The National Electricity Power and Regulatory Authority (NEPRA) has retained the exclusive rights of the Karachi Electric Power Company (KE) until its distribution license expires on July 2, 2023, with certain conditions.

In accordance with directives from the Pakistani Supreme Court,  Application and Modification Procedure (APM) procedures have been resumed to remove the exclusivity of the KEL distribution license. APM was submitted to KEL on September 3, 2020 pursuant to Rule 10 (1) (a) of the Licensing Regulations under Section 26 of the Nepra Act.

Pursuant to Section 10 (1) (a) of the NEPRA Licensing Regulations (Application and Amendment Procedures), along with Section 26 of the NEPRA Act 1999, Authority Proposed Modification (APM) was transferred to Licensee / KEL on November 23, 2018 where proposed amendment to Section 7 of the KEL Distribution License for sent for comments and feedback. The proposed amendment was made to remove the exclusivity of the distribution license for KEL and to combine the core license granted by KEL with the “sale / supply” under the new section 23E of the amended Nepar Act.
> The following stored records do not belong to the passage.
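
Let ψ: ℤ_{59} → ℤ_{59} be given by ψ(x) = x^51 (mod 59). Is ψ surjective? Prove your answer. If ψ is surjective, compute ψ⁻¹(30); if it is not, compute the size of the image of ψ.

11

Since 59 is prime, the nonzero elements of ℤ_{59} form a cyclic group of order 58.
As gcd(51, 58) = 1, raising to the 51st power is a bijection on this group: if a^51 ≡ b^51 then (ab^{−1})^51 = 1, and the only element of order dividing gcd(51, 58) = 1 is 1, so a = b.
With ψ(0) = 0 this makes ψ injective on all of ℤ_{59}, hence bijective (finite equal-size domain and codomain). In particular ψ is surjective.
Since ψ is surjective, we find the preimage of 30. The inverse of x ↦ x^51 on (ℤ_{59})^× is x ↦ x^33, because 51·33 = 1683 = 29·58 + 1 ≡ 1 (mod 58) and x^{58} = 1 for x ≠ 0 (Fermat). So ψ⁻¹(30) = 30^33 mod 59.
Repeated squaring mod 59: 30^1 ≡ 30, 30^2 ≡ 30² = 900 ≡ 15, 30^4 ≡ 15² = 225 ≡ 48, 30^8 ≡ 48² = 2304 ≡ 3, 30^16 ≡ 3² = 9, 30^32 ≡ 9² = 81 ≡ 22. Since 33 = 32 + 1, 30^33 ≡ 22·30: 22·30 = 660 ≡ 11. So 30^33 ≡ 11 (mod 59).
Hence ψ⁻¹(30) = 11.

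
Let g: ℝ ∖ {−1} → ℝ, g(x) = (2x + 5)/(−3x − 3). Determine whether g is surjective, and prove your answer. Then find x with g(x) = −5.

If g(x) = −2/3, cross-multiplying gives −3(2x + 5) = 2(−3x − 3), which simplifies to −15 = −6 — false.  So −2/3 has no preimage and g is not surjective.
Solving g(x) = −5: cross-multiplying gives 2x + 5 = −5(−3x − 3), which rearranges to −13x = 10, so x = −10/13.

-10/13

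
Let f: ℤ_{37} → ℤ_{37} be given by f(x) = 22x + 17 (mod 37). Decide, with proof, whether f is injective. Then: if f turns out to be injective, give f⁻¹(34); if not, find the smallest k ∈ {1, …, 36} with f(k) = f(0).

26

If f(u) = f(v), then 22u ≡ 22v (mod 37). Because gcd(22, 37) = 1, we may cancel 22 to get u ≡ v (mod 37).
Thus f is injective.
We now compute 22⁻¹ mod 37 explicitly. Euclid's algorithm: 37 = 1·22 + 15, 22 = 1·15 + 7, 15 = 2·7 + 1; back-substituting gives 1 = 32·22 − 19·37, so 22⁻¹ ≡ 32 (mod 37).
Since f is injective, we find f⁻¹(34): we need 22x ≡ 34 − 17 ≡ 17 (mod 37). Using 22⁻¹ = 32: x ≡ 32·17 = 544 = 14·37 + 26, so x = 26.
Check: f(26) = 22·26 + 17 = 589 = 15·37 + 34 ≡ 34 (mod 37).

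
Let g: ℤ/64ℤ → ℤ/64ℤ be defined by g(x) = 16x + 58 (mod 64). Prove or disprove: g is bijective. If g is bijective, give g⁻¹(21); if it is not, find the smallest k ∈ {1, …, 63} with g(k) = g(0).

4

By definition, g is injective if g(x_1) = g(x_2) implies x_1 = x_2.
We have gcd(16, 64) = 16 > 1. Taking x_1 = 0 and x_2 = 4: g(0) = 58 and g(4) = 16·4 + 58 = 122 ≡ 58 (mod 64).
So g(0) = g(4) while 0 ≠ 4, therefore g is not injective, hence not bijective.
Since g is not bijective, we find the least positive k with g(k) = g(0): this means 16k ≡ 0 (mod 64), i.e. 64 ∣ 16k. Since gcd(16, 64) = 16, dividing through by 16 this holds exactly when 4 ∣ k.
The smallest positive such k is 4.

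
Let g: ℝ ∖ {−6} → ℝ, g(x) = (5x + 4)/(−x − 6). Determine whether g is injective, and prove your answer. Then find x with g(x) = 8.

-4

Suppose g(a) = g(b). Cross-multiplying: (5a + 4)(−b − 6) = (5b + 4)(−a − 6).
Expanding both sides and cancelling the symmetric terms leaves −26·(a − b) = 0. Since −26 ≠ 0, a = b. So g is injective.
Solving g(x) = 8: cross-multiplying gives 5x + 4 = 8(−x − 6), which rearranges to 13x = −52, so x = −4.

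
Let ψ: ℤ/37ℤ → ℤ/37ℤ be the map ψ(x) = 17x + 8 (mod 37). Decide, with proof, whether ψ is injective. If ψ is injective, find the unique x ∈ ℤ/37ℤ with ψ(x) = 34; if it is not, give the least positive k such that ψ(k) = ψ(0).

By definition, ψ is injective if ψ(x_1) = ψ(x_2) implies x_1 = x_2.
If ψ(x_1) = ψ(x_2), then 17x_1 ≡ 17x_2 (mod 37). Because gcd(17, 37) = 1, we may cancel 17 to get x_1 ≡ x_2 (mod 37).
Hence ψ is injective.
We now compute 17⁻¹ mod 37 explicitly. Euclid's algorithm: 37 = 2·17 + 3, 17 = 5·3 + 2, 3 = 1·2 + 1; back-substituting gives 1 = 24·17 − 11·37, so 17⁻¹ ≡ 24 (mod 37).
Since ψ is injective, we compute ψ⁻¹(34): solve 17x + 8 ≡ 34 (mod 37), i.e. 17x ≡ 26 (mod 37).
Multiplying by 17⁻¹ = 24 gives x ≡ 24·26 = 624 = 16·37 + 32 ≡ 32 (mod 37).
Check: ψ(32) = 17·32 + 8 = 552 = 14·37 + 34 ≡ 34 (mod 37).

32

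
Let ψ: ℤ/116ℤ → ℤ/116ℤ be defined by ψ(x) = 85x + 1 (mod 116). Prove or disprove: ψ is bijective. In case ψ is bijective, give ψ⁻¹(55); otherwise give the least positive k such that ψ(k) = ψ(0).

2

Suppose ψ(x_1) = ψ(x_2) in ℤ/116ℤ. Then 85x_1 + 1 ≡ 85x_2 + 1 (mod 116), so 85(x_1 − x_2) ≡ 0 (mod 116).
Since gcd(85, 116) = 1, 85 is invertible modulo 116, hence x_1 − x_2 ≡ 0 (mod 116), i.e. x_1 = x_2.
We now compute 85⁻¹ mod 116 explicitly. Euclid's algorithm: 116 = 1·85 + 31, 85 = 2·31 + 23, 31 = 1·23 + 8, 23 = 2·8 + 7, 8 = 1·7 + 1; back-substituting gives 1 = 101·85 − 74·116, so 85⁻¹ ≡ 101 (mod 116).
Then y ↦ 101(y − 1) is a two-sided inverse to ψ, so every y ∈ ℤ/116ℤ has a preimage.
Hence ψ is bijective.
Since ψ is bijective, we compute ψ⁻¹(55): solve 85x + 1 ≡ 55 (mod 116), i.e. 85x ≡ 54 (mod 116).
Multiplying by 85⁻¹ = 101 gives x ≡ 101·54 = 5454 = 47·116 + 2 ≡ 2 (mod 116).
Check: ψ(2) = 85·2 + 1 = 171 = 1·116 + 55 ≡ 55 (mod 116).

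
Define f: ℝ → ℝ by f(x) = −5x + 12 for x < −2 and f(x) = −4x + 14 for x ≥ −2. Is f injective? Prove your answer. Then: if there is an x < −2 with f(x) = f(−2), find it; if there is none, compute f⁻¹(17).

-3/4

Both pieces are strictly decreasing (slopes −5 and −4), so each is injective on its own interval.
The left piece maps (−∞, −2) onto (22, ∞); the right piece maps [−2, ∞) onto (−∞, 22].
These images are disjoint, so no value is attained by both pieces. Therefore f is injective.
Because the two images are disjoint, no x < −2 has f(x) = f(−2), so we compute f⁻¹(17): 17 lies in (−∞, 22], so solve −4x + 14 = 17: x = (17 − 14)/(−4) = −3/4.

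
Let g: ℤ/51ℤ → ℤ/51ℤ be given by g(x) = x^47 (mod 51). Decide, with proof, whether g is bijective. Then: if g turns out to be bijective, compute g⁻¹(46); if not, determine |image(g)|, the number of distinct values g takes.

10

Computing x^47 mod 51 for each x (by repeated squaring, reducing mod 51 at every step), the values g(0), g(1), …, g(50) are: 0, 1, 26, 6, 13, 41, 3, 22, 32, 36, 46, 14, 27, 4, 11, 42, 16, 17, 18, 43, 23, 30, 7, 20, 39, 49, 2, 12, 31, 44, 21, 28, 8, 33, 34, 35, 9, 40, 47, 24, 37, 5, 15, 19, 29, 48, 10, 38, 45, 25, 50.
Every element of ℤ/51ℤ appears exactly once in this list, so g is a bijection, and in particular bijective.
Since g is bijective, we read off the preimage of 46 from the same table: g(10) = 46, so g⁻¹(46) = 10.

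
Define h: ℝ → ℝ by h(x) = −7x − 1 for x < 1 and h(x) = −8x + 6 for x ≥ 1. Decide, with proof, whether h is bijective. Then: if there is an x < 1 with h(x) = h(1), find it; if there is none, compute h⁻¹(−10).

1/7

Both pieces are strictly decreasing (slopes −7 and −8), so each is injective on its own interval.
The left piece maps (−∞, 1) onto (−8, ∞); the right piece maps [1, ∞) onto (−∞, −2].
These images overlap. In particular h(1) = −2 (right piece), and solving −7x − 1 = −2 on the left piece gives x = 1/7 < 1.
So h(1/7) = h(1) with 1/7 ≠ 1, and h is not injective, hence not bijective. This x = 1/7 is the requested value below 1.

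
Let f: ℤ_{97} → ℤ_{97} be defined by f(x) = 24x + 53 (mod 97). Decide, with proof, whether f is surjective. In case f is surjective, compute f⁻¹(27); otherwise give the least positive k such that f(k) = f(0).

Since gcd(24, 97) = 1, 24 is invertible modulo 97. Euclid's algorithm: 97 = 4·24 + 1; back-substituting gives 1 = 93·24 − 23·97, so 24⁻¹ ≡ 93 (mod 97).
Then y ↦ 93(y − 53) is a two-sided inverse to f, so every y ∈ ℤ_{97} has a preimage.
Thus f is surjective.
Since f is surjective, we find f⁻¹(27): we need 24x ≡ 27 − 53 ≡ 71 (mod 97). Using 24⁻¹ = 93: x ≡ 93·71 = 6603 = 68·97 + 7, so x = 7.
Check: f(7) = 24·7 + 53 = 221 = 2·97 + 27 ≡ 27 (mod 97).

7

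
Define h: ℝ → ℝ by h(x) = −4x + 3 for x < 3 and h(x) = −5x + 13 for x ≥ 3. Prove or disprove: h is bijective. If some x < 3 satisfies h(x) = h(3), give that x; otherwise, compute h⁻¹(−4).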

In its response, KEL disagreed with APM in a letter dated December 7, 2018, and indicated that this would negatively impact their operations and commitment to service. In addition, KEL also emphasized that the provisions of the May 2, 2018 amendments to the Nebra Law are not retroactive and, therefore, the terms of the distribution license cannot be changed.

Later, in connection with pending overload / discharge and electric shock cases in Karachi, the Pakistani Supreme Court initiated suo moto litigation and ordered Nepra to act in accordance with Section 26 of the NEPRA Act.
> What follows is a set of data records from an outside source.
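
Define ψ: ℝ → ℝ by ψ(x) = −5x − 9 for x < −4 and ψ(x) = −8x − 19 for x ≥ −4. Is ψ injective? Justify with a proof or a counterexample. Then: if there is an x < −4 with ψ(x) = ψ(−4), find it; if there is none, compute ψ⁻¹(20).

Both pieces are strictly decreasing (slopes −5 and −8), so each is injective on its own interval.
The left piece maps (−∞, −4) onto (11, ∞); the right piece maps [−4, ∞) onto (−∞, 13].
These images overlap. In particular ψ(−4) = 13 (right piece), and solving −5x − 9 = 13 on the left piece gives x = −22/5 < −4.
So ψ(−22/5) = ψ(−4) with −22/5 ≠ −4, and ψ is not injective. This x = −22/5 is the requested value below −4.

-22/5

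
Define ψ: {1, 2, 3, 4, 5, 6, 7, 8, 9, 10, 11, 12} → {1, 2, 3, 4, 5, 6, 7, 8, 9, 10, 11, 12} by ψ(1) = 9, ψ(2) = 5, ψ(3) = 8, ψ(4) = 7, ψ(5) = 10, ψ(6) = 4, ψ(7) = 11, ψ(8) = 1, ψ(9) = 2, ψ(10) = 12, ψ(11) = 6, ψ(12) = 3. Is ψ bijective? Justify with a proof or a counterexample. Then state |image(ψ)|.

The values 9, 5, 8, 7, 10, 4, 11, 1, 2, 12, 6, 3 are a permutation of {1, 2, 3, 4, 5, 6, 7, 8, 9, 10, 11, 12}: each element appears exactly once.
So ψ is injective and surjective, hence bijective.
The image of ψ is {1, 2, 3, 4, 5, 6, 7, 8, 9, 10, 11, 12}, which has 12 elements.

12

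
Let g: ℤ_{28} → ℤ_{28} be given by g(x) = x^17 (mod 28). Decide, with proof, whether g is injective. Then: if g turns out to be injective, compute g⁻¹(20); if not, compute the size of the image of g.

g(0) = 0^17 = 0.
g(14): Repeated squaring mod 28: 14^1 ≡ 14, 14^2 ≡ 14² = 196 ≡ 0, 14^4 ≡ 0² = 0, 14^8 ≡ 0² = 0, 14^16 ≡ 0² = 0. Since 17 = 16 + 1, 14^17 ≡ 0·14: 0·14 = 0. So 14^17 ≡ 0 (mod 28).
So g(0) = g(14) = 0 while 0 ≠ 14, hence g is not injective.
Since g is not injective, we determine |image(g)|. Computing x^17 mod 28 for each x (by repeated squaring, reducing mod 28 at every step), the values g(0), g(1), …, g(27) are: 0, 1, 4, 19, 16, 17, 20, 7, 8, 25, 12, 23, 24, 13, 0, 15, 4, 5, 16, 3, 20, 21, 8, 11, 12, 9, 24, 27.
The distinct values are {0, 1, 3, 4, 5, 7, 8, 9, 11, 12, 13, 15, 16, 17, 19, 20, 21, 23, 24, 25, 27}; there are 21 of them.

21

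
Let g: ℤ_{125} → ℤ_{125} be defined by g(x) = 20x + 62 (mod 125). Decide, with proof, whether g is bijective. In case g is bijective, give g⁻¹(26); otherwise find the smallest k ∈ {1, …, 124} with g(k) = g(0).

Recall: g is injective if g(s) = g(t) implies s = t.
We have gcd(20, 125) = 5 > 1. Taking s = 0 and t = 25: g(0) = 62 and g(25) = 20·25 + 62 = 562 ≡ 62 (mod 125).
So g(0) = g(25) while 0 ≠ 25, so g is not injective, hence not bijective.
Since g is not bijective, we find the least positive k with g(k) = g(0): this means 20k ≡ 0 (mod 125), i.e. 125 ∣ 20k. Since gcd(20, 125) = 5, dividing through by 5 this holds exactly when 25 ∣ 4k, and as gcd(4, 25) = 1, exactly when 25 ∣ k.
The smallest positive such k is 25.

25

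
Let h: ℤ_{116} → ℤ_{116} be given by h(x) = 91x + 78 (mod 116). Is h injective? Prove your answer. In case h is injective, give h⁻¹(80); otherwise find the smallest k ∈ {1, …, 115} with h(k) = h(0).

102

If h(x_1) = h(x_2), then 91x_1 ≡ 91x_2 (mod 116). Because gcd(91, 116) = 1, we may cancel 91 to get x_1 ≡ x_2 (mod 116).
Thus h is injective.
We now compute 91⁻¹ mod 116 explicitly. Euclid's algorithm: 116 = 1·91 + 25, 91 = 3·25 + 16, 25 = 1·16 + 9, 16 = 1·9 + 7, 9 = 1·7 + 2, 7 = 3·2 + 1; back-substituting gives 1 = 51·91 − 40·116, so 91⁻¹ ≡ 51 (mod 116).
Since h is injective, we compute h⁻¹(80): solve 91x + 78 ≡ 80 (mod 116), i.e. 91x ≡ 2 (mod 116).
Multiplying by 91⁻¹ = 51 gives x ≡ 51·2 = 102 ≡ 102 (mod 116).
Check: h(102) = 91·102 + 78 = 9360 = 80·116 + 80 ≡ 80 (mod 116).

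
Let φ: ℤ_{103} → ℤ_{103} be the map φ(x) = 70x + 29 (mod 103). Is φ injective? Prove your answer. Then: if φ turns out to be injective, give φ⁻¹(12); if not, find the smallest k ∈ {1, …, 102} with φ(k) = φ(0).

Recall: injectivity means: for all x_1, x_2 in the domain, φ(x_1) = φ(x_2) implies x_1 = x_2.
Suppose φ(x_1) = φ(x_2) in ℤ_{103}. Then 70x_1 + 29 ≡ 70x_2 + 29 (mod 103), thus 70(x_1 − x_2) ≡ 0 (mod 103).
Since gcd(70, 103) = 1, 70 is invertible modulo 103, therefore x_1 − x_2 ≡ 0 (mod 103), i.e. x_1 = x_2.
Hence φ is injective.
We now compute 70⁻¹ mod 103 explicitly. Euclid's algorithm: 103 = 1·70 + 33, 70 = 2·33 + 4, 33 = 8·4 + 1; back-substituting gives 1 = 78·70 − 53·103, so 70⁻¹ ≡ 78 (mod 103).
Since φ is injective, we compute φ⁻¹(12): solve 70x + 29 ≡ 12 (mod 103), i.e. 70x ≡ 86 (mod 103).
Multiplying by 70⁻¹ = 78 gives x ≡ 78·86 = 6708 = 65·103 + 13 ≡ 13 (mod 103).
Check: φ(13) = 70·13 + 29 = 939 = 9·103 + 12 ≡ 12 (mod 103).

13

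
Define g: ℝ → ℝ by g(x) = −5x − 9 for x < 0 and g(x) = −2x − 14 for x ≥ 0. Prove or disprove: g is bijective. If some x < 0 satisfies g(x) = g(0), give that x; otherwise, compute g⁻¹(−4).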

Pursuant to Section 10 (6) of the Licensing Regulation, the Authority decided to hold a public hearing in Karachi on September 21, 2020.

NEPRA reviewed requests and performed due diligence on the pros and cons of removing exclusive content. In this regard, NEPRA felt that there are good reasons for eliminating exclusivity, and at the same time, there are strong reasons to keep it, due to the potential implications for future investments in KEL, as well as the lack of an immediate alternative in Karachi.

NEPRA has also stated that K-Electric cannot claim one sided right to exclusivity when it has failed to fulfill its legal obligations to the consumers.